Using Staff Styles to Hide the Clutter
Once you’ve pasted the BiaB rhythm section into your template, it might look like this:
I use Staff Styles to hide these performances from view, but to retain them in playback. To do so, select the Staff tool, drag-select the region you wish to impact (if you want the whole staff, just click to the left of the staff, then shift-click additional staves), right-click on the selected area and specify Slash Notation. The results look something like this:
A Word about Human Playback
The music imported from BiaB swings. If, like me, you enter your Finale horn parts in step-time, you likely rely on Finale’s Human Playback to perform eighth notes with a swing feel.
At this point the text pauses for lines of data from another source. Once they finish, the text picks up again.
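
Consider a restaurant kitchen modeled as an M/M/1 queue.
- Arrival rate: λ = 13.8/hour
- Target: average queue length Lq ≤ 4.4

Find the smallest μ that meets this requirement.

For M/M/1: Lq = λ²/(μ(μ-λ))
Need Lq ≤ 4.4, i.e. μ(μ-λ) ≥ λ²/4.4
μ² - 13.8μ - 190.44/4.4 ≥ 0  →  μ² - 13.8μ - 43.28182 ≥ 0
Quadratic formula (positive root): μ = [λ + √(λ² + 4×43.28182)]/2
Discriminant: 190.44 + 4×43.28182 = 363.5673, √363.5673 = 19.0674
μ ≥ (13.8 + 19.0674)/2 = 16.4337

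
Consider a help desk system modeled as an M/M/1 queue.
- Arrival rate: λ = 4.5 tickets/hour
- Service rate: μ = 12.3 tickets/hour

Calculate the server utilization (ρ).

Server utilization: ρ = λ/μ
ρ = 4.5/12.3 = 0.3659
The server is busy 36.59% of the time.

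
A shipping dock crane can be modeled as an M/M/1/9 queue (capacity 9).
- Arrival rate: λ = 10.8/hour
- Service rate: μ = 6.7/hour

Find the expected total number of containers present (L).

ρ = λ/μ = 10.8/6.7 = 1.61194
P₀ = (1-ρ)/(1-ρ^(K+1)) = (1-1.61194)/(1-1.61194^10) = -0.61194/-117.4374 = 0.005211
P_K = P₀×ρ^K = 0.005211 × 1.61194^9 = 0.005211 × 73.4750 = 0.3829
L = ρ[1 - (K+1)ρ^K + Kρ^(K+1)] / [(1-ρ)(1-ρ^(K+1))]
L = 1.61194 × (1 - 10×73.4750 + 9×118.4374) / ((1 - 1.61194) × (1 - 118.4374)) = 7.4510 containers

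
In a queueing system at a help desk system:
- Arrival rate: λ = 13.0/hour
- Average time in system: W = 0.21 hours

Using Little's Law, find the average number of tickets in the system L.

Little's Law: L = λW
L = 13.0 × 0.21 = 2.7300 tickets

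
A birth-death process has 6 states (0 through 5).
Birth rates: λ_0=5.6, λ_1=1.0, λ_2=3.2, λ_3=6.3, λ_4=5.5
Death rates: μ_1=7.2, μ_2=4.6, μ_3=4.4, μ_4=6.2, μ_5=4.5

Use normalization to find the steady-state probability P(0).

Ratios P(n)/P(0) = (λ₀···λₙ₋₁)/(μ₁···μₙ):
P(1)/P(0) = (5.6)/(7.2) = 0.77778
P(2)/P(0) = (5.6×1.0)/(7.2×4.6) = 0.16908
P(3)/P(0) = (5.6×1.0×3.2)/(7.2×4.6×4.4) = 0.12297
P(4)/P(0) = (5.6×1.0×3.2×6.3)/(7.2×4.6×4.4×6.2) = 0.12495
P(5)/P(0) = (5.6×1.0×3.2×6.3×5.5)/(7.2×4.6×4.4×6.2×4.5) = 0.15272

Normalization: ∑ P(n) = 1
P(0) × (1.0000 + 0.77778 + 0.16908 + 0.12297 + 0.12495 + 0.15272) = 1
P(0) × 2.3475 = 1
P(0) = 1/2.3475 = 0.4260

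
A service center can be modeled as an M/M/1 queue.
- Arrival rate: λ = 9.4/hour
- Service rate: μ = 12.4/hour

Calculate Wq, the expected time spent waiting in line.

First, compute utilization: ρ = λ/μ = 9.4/12.4 = 0.7581
For M/M/1: Wq = λ/(μ(μ-λ))
Wq = 9.4/(12.4 × (12.4-9.4))
Wq = 9.4/(12.4 × 3.00)
Wq = 0.2527 hours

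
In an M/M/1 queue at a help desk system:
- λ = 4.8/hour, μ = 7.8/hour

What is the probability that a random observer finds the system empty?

ρ = λ/μ = 4.8/7.8 = 0.6154
P(0) = 1 - ρ = 1 - 0.6154 = 0.3846
The server is idle 38.46% of the time.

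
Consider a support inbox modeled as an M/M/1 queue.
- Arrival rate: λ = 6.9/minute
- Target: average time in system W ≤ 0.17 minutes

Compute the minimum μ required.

For M/M/1: W = 1/(μ-λ)
Need W ≤ 0.17, so 1/(μ-λ) ≤ 0.17
μ - λ ≥ 1/0.17 = 5.8824
μ ≥ 6.9 + 5.8824 = 12.7824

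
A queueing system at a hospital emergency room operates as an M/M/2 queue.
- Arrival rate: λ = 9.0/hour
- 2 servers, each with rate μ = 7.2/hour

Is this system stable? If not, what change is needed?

Stability requires ρ = λ/(cμ) < 1
ρ = 9.0/(2 × 7.2) = 9.0/14.40 = 0.6250
Since 0.6250 < 1, the system is STABLE.
The servers are busy 62.50% of the time.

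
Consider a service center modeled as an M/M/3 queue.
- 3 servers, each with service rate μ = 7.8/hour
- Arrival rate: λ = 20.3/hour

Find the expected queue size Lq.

Traffic intensity: ρ = λ/(cμ) = 20.3/(3×7.8) = 0.8675
Since ρ = 0.8675 < 1, system is stable.
Offered load a = λ/μ = cρ = 20.3/7.8 = 2.6026
P₀ = [ Σₙ₌₀^2 aⁿ/n! + a^3/(3!(1-ρ)) ]⁻¹
Σ = a^0/0! + a^1/1! + a^2/2! = 1.00000 + 2.60256 + 3.38667 = 6.9892
a^3/(3!(1-ρ)) = 17.6281/(6 × 0.132479) = 22.1772
P₀ = 1/(6.9892 + 22.1772) = 0.03429
Lq = P₀·a^3·ρ / (3!(1-ρ)²) = 0.0342860 × 17.6281 × 0.867521 / (6 × 0.0175506) = 4.9792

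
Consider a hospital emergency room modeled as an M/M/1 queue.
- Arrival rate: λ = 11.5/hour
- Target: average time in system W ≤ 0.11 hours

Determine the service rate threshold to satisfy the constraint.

For M/M/1: W = 1/(μ-λ)
Need W ≤ 0.11, so 1/(μ-λ) ≤ 0.11
μ - λ ≥ 1/0.11 = 9.0909
μ ≥ 11.5 + 9.0909 = 20.5909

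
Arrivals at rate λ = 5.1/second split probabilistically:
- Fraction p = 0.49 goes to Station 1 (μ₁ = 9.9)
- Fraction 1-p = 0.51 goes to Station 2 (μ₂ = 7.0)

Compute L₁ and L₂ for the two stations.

Effective rates: λ₁ = 5.1×0.49 = 2.499, λ₂ = 5.1×0.51 = 2.601
Station 1: ρ₁ = 2.499/9.9 = 0.252424, L₁ = ρ₁/(1-ρ₁) = 0.252424/(1-0.252424) = 0.3377
Station 2: ρ₂ = 2.601/7.0 = 0.3716, L₂ = ρ₂/(1-ρ₂) = 0.3716/(1-0.3716) = 0.5913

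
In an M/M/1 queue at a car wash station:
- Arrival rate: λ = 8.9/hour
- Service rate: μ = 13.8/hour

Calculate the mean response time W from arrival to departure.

First, compute utilization: ρ = λ/μ = 8.9/13.8 = 0.6449
For M/M/1: W = 1/(μ-λ)
W = 1/(13.8-8.9) = 1/4.90
W = 0.2041 hours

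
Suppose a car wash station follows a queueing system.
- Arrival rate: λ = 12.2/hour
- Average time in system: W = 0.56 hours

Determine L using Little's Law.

Little's Law: L = λW
L = 12.2 × 0.56 = 6.8320 cars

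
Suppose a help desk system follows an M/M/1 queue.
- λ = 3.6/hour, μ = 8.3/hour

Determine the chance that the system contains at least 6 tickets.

ρ = λ/μ = 3.6/8.3 = 0.43373
P(N ≥ n) = ρⁿ
P(N ≥ 6) = 0.43373^6
P(N ≥ 6) = 0.006658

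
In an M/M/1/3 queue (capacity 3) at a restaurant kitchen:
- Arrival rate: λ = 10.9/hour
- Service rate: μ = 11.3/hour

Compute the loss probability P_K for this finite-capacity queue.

ρ = λ/μ = 10.9/11.3 = 0.9646
P₀ = (1-ρ)/(1-ρ^(K+1)) = (1-0.9646)/(1-0.9646^4) = 0.035400/0.13426 = 0.2637
P_K = P₀×ρ^K = 0.2637 × 0.9646^3 = 0.2637 × 0.8975 = 0.2367
Blocking probability = 23.67%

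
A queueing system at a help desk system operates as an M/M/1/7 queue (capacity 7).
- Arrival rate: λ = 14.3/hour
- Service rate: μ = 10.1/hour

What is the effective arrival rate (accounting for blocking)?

ρ = λ/μ = 14.3/10.1 = 1.41584
P₀ = (1-ρ)/(1-ρ^(K+1)) = (1-1.41584)/(1-1.41584^8) = -0.4158/-15.1478 = 0.02745
P_K = P₀×ρ^K = 0.02745 × 1.41584^7 = 0.02745 × 11.4051 = 0.3131
λ_eff = λ(1-P_K) = 14.3 × (1 - 0.3131) = 14.3 × 0.6869 = 9.8227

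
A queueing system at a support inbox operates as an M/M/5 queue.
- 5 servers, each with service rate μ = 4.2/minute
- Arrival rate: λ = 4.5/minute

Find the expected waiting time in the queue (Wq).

Traffic intensity: ρ = λ/(cμ) = 4.5/(5×4.2) = 0.2143
Since ρ = 0.2143 < 1, system is stable.
Offered load a = λ/μ = cρ = 4.5/4.2 = 1.0714
P₀ = [ Σₙ₌₀^4 aⁿ/n! + a^5/(5!(1-ρ)) ]⁻¹
Σ = a^0/0! + a^1/1! + a^2/2! + a^3/3! + a^4/4! = 1.0000 + 1.0714 + 0.5740 + 0.2050 + 0.05491 = 2.9053
a^5/(5!(1-ρ)) = 1.41194/(120 × 0.785714) = 0.01498
P₀ = 1/(2.9053 + 0.01498) = 0.3424
Lq = P₀·a^5·ρ / (5!(1-ρ)²) = 0.3424 × 1.4119 × 0.2143 / (120 × 0.6173) = 0.001399
Wq = Lq/λ = 0.0013985/4.5 = 0.0003108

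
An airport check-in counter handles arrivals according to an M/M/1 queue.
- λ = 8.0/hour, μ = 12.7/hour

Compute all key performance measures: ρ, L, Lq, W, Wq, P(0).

Step 1: ρ = λ/μ = 8.0/12.7 = 0.6299
Step 2: L = λ/(μ-λ) = 8.0/4.70 = 1.7021
Step 3: Lq = λ²/(μ(μ-λ)) = 64.00/(12.7×4.70) = 1.0722
Step 4: W = 1/(μ-λ) = 1/4.70 = 0.212766
Step 5: Wq = λ/(μ(μ-λ)) = 8.0/(12.7×4.70) = 0.1340
Step 6: P(0) = 1-ρ = 0.3701
Verify: L = λW = 8.0×0.212766 = 1.7021 ✔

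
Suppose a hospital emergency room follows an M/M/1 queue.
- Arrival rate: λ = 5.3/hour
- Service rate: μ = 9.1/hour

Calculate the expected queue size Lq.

ρ = λ/μ = 5.3/9.1 = 0.5824
For M/M/1: Lq = λ²/(μ(μ-λ))
Lq = 28.09/(9.1 × 3.80)
Lq = 0.8123 patients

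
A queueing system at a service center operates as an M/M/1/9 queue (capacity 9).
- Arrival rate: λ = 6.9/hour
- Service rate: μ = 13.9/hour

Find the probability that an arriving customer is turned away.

ρ = λ/μ = 6.9/13.9 = 0.4964
P₀ = (1-ρ)/(1-ρ^(K+1)) = (1-0.4964)/(1-0.4964^10) = 0.5036/0.9991 = 0.5041
P_K = P₀×ρ^K = 0.5041 × 0.4964^9 = 0.5041 × 0.001830 = 0.0009225
Blocking probability = 0.09225%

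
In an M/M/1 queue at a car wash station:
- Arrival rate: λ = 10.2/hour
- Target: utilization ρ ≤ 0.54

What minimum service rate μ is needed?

ρ = λ/μ, so μ = λ/ρ
μ ≥ 10.2/0.54 = 18.8889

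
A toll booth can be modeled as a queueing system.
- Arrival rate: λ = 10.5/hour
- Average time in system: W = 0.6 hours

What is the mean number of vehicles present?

Little's Law: L = λW
L = 10.5 × 0.6 = 6.3000 vehicles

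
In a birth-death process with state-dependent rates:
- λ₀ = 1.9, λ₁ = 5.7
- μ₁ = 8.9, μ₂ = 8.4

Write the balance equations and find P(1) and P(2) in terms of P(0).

Balance equations:
State 0: λ₀P₀ = μ₁P₁ → P₁ = (λ₀/μ₁)P₀ = (1.9/8.9)P₀ = 0.2135P₀
State 1: P₂ = (λ₀λ₁)/(μ₁μ₂)P₀ = (1.9×5.7)/(8.9×8.4)P₀ = 0.1449P₀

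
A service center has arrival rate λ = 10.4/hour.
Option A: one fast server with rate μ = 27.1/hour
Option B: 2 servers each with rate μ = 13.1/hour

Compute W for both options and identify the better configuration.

Option A: single server μ = 27.1 (M/M/1)
  ρ_A = 10.4/27.1 = 0.3838
  W_A = 1/(μ-λ) = 1/(27.1-10.4) = 1/16.70 = 0.05988

Option B: 2 servers μ = 13.1 (M/M/2)
  ρ_B = λ/(cμ) = 10.4/(2×13.1) = 0.3969
  Offered load a = λ/μ = cρ = 10.4/13.1 = 0.7939
  P₀ = [ Σₙ₌₀^1 aⁿ/n! + a^2/(2!(1-ρ)) ]⁻¹
  Σ = a^0/0! + a^1/1! = 1.0000 + 0.7939 = 1.7939
  a^2/(2!(1-ρ)) = 0.6303/(2 × 0.6031) = 0.5226
  P₀ = 1/(1.7939 + 0.5226) = 0.4317
  Lq = P₀·a^2·ρ / (2!(1-ρ)²) = 0.4317 × 0.6303 × 0.3969 / (2 × 0.3637) = 0.1485
  Wq_B = Lq/λ = 0.14849/10.4 = 0.014278
  W_B = Wq_B + 1/μ = 0.014278 + 0.076336 = 0.09061

Since W_A = 0.05988 < W_B = 0.09061, Option A (single fast server) has the shorter time in system.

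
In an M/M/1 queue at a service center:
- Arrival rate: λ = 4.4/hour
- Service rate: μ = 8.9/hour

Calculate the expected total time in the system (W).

First, compute utilization: ρ = λ/μ = 4.4/8.9 = 0.4944
For M/M/1: W = 1/(μ-λ)
W = 1/(8.9-4.4) = 1/4.50
W = 0.2222 hours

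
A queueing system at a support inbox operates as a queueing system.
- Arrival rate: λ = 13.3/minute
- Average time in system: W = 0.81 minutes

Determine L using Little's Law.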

What happens when Human Playback adds swing to notes that are already swung?
While I’m tempted to respond with a comic reference to “It Don’t Mean a Thing,” the real answer is that it doesn’t sound very good.
You probably don’t want Human Playback on the staves created in BiaB, and you do want it on staves that playback music you create in Finale. The good news is that you can easily accomplish this by creating an expression that turns off Human Playback on the staves where it’s unwanted. To do so:
- Select the Expression tool
- Double-click on the first measure of a staff where you want HP turned off
- Click on Show All, then click “Create Misc. Expression…”
- In the Main tab, specify any copy you want to appear on the screen, like “HP OFF.” You could also leave this blank or click the “Hidden” checkbox if you don’t want it to print.
- In the Playback tab choose Type: Human Playback Off, then click OK, and Assign
To be clear, this is just a starting point. You’ll want to put in drum fills, kicks, and edit the piano to fit what’s going on. (Just as you would respond to other players in a live big band setting.) But for me, this gets you most of the way there with little effort. It sounds good and saves time. Plus it lets you focus on more important stuff, like what the sax section is going to play!